Dann ist da noch Ida, die älteste der Strebel-Schwestern. Sie interessiert sich einzig und allein für Mode, Hedwig will Krankenschwester werden, die stille Klara geht noch zur Schule, und die quirlige Luise erkundet die Paulstraße gerade auf eigenen Beinen. Vor der Familie liegen gute, aber auch schwere Zeiten: ein Weltkrieg, die Nachkriegszeit, Ehen, Kinder und Tode. Insbesondere Luise hat es nicht leicht im Leben. Als sie mit siebzehn schwanger wird - noch dazu von einem Polen - zerbricht die Familie endgültig. Mit Töchterchen Traudel kommt Luise bei der lebenstüchtigen Krankenschwester Maria und ihren zwei Kindern unter. Krieg und Tod, Schrecken und Verlust setzen den Frauen zu. Aber sie lassen sich nicht brechen. Sie kämpfen, vor allem für ihr Liebesglück und für Frieden. Jede auf ihre Art.

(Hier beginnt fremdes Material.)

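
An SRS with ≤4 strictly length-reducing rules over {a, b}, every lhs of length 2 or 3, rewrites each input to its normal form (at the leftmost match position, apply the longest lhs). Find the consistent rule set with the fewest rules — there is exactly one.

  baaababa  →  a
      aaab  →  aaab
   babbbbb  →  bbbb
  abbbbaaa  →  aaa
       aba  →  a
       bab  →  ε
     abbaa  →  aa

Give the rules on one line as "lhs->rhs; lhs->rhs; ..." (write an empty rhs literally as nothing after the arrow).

aba->ba; ba->a; bab->

  | baaababa => aaababa => aababa => ababa => baba => a
  | aaab
  | babbbbb => bbbb
  | abbbbaaa => abbbaaa => abbaaa => abaaa => baaa => aaa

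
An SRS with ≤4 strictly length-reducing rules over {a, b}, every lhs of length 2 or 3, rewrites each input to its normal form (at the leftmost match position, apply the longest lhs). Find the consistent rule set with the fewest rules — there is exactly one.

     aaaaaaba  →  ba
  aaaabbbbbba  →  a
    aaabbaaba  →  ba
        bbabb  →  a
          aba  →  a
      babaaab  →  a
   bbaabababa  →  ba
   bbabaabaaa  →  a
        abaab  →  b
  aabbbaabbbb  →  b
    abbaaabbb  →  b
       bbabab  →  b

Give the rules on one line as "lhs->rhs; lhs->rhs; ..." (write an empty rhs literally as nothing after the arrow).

  | aaaaaaba => aaaaaba => aaaaba => aaaba => aaba => ba
  | aaaabbbbbba => aaabbbbbba => aabbbbbba => bbbbbba => abbbba => bbba => aba => a
  | aaabbaaba => aabbaaba => bbaaba => aaaba => aaba => ba
  | bbabb => aabb => bb => a

aa->a; aab->b; ab->; bb->a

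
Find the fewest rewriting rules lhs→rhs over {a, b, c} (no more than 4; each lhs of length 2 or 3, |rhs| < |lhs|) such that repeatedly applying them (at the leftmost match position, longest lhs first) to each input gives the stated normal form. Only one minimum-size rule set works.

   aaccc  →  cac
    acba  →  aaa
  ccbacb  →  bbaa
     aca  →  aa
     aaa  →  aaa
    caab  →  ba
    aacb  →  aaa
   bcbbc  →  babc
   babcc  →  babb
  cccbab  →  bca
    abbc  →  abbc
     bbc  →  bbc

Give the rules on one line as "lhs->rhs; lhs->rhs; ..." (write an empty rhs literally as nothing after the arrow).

  | aaccc => aabc => cac
  | acba => aaa
  | ccbacb => bbacb => bbaa
  | aca => aa

aab->ca; aca->aa; cb->a; cc->b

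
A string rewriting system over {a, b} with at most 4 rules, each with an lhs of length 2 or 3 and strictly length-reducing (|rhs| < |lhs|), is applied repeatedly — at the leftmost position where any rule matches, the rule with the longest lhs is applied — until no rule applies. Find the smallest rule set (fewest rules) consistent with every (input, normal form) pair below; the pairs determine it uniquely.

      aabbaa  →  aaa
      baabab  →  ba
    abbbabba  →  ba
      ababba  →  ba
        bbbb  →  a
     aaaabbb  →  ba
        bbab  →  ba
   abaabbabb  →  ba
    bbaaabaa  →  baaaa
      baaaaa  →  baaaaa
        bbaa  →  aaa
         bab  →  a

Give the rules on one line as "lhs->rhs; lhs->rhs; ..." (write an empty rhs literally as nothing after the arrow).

  | aabbaa => babaa => bbaa => aaa
  | baabab => bbaab => aaab => aba => ba
  | abbbabba => bbbabba => ababba => babba => bbba => aba => ba
  | ababba => babba => bbba => aba => ba

aab->ba; ab->b; bb->a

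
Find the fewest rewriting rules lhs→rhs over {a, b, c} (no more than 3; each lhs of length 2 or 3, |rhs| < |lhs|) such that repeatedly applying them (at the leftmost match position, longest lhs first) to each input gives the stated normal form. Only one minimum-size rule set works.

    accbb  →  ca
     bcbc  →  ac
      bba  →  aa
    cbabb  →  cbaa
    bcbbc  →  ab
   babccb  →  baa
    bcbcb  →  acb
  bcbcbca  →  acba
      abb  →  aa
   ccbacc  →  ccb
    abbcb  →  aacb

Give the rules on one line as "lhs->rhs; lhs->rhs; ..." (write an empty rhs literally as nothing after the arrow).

  | accbb => cbb => ca
  | bcbc => bbc => ac
  | bba => aa
  | cbabb => cbaa

acc->c; bb->a; bc->b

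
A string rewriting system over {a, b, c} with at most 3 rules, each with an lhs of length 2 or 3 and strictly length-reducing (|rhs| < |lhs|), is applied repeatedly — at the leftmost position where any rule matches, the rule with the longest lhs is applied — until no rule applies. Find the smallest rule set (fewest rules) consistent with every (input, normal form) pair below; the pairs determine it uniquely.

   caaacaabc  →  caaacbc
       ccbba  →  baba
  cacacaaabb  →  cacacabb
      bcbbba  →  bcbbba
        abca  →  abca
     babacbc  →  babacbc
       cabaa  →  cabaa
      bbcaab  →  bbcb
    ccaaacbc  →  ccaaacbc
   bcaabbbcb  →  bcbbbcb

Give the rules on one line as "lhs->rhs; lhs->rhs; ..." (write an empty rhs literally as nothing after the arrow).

  | caaacaabc => caaacbc
  | ccbba => baba
  | cacacaaabb => cacacabb
  | bcbbba

aab->b; ccb->ba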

So vergehen die Jahre zwischen familiären Kämpfen und Bombenangriffen durch die Alliierten. Als der Zweite Weltkrieg endlich vorbei ist, stehen Luise und ihren Geschwistern Zeiten der Entbehrung bevor. Und sie müssen flüchten. Die sowjetische Besatzungsmacht will Oberschlesien an sich reißen. Ohne Heimat und ohne Schutz versucht Luise verzweifelt, sich und ihre Tochter irgendwie durchzubringen. Ihre Geschwister derweil haben es auch nicht leicht. Heinrichs nationalistischen Überzeugungen drohen ihn ins Gefängnis zu bringen, Klara kümmert sich um den schwerkranken Vater und Ida ist hin- und hergerissen von ihren Gefühlen für eine Frau ...

Unterhaltung, die das Herz berührt - kaum eine andere Autorin steckt in ihre Bücher mehr Gefühl(e) als Dörthe Binkert. Ihre Werke zeugen von solch einer emotionalen Intensität, dass es einen glatt umhaut, wenn nicht gar die Sprache verschlägt. "Vergiss kein einziges Wort" gehört zu den Juwelen in jedem Bücherregal. Was man hier in die Hände kriegt, ist Literatur auf höchstem erzählerischem Niveau. Ab der ersten Seite zieht die Story einen in den Bann. Diese besitzt außerdem eine geradezu berauschende Wirkung. Nach nur wenigen Sätzen ist einem ganz schwindelig von diesem Leseerlebnis. Die deutsche Schriftstellerin verführt zu einem Lektürehighlight, das man sein Leben lang nicht mehr vergessen wird. Und ihr gelingt Poesie der schönsten Form, darüber hinaus ein wichtiges Zeitdokument.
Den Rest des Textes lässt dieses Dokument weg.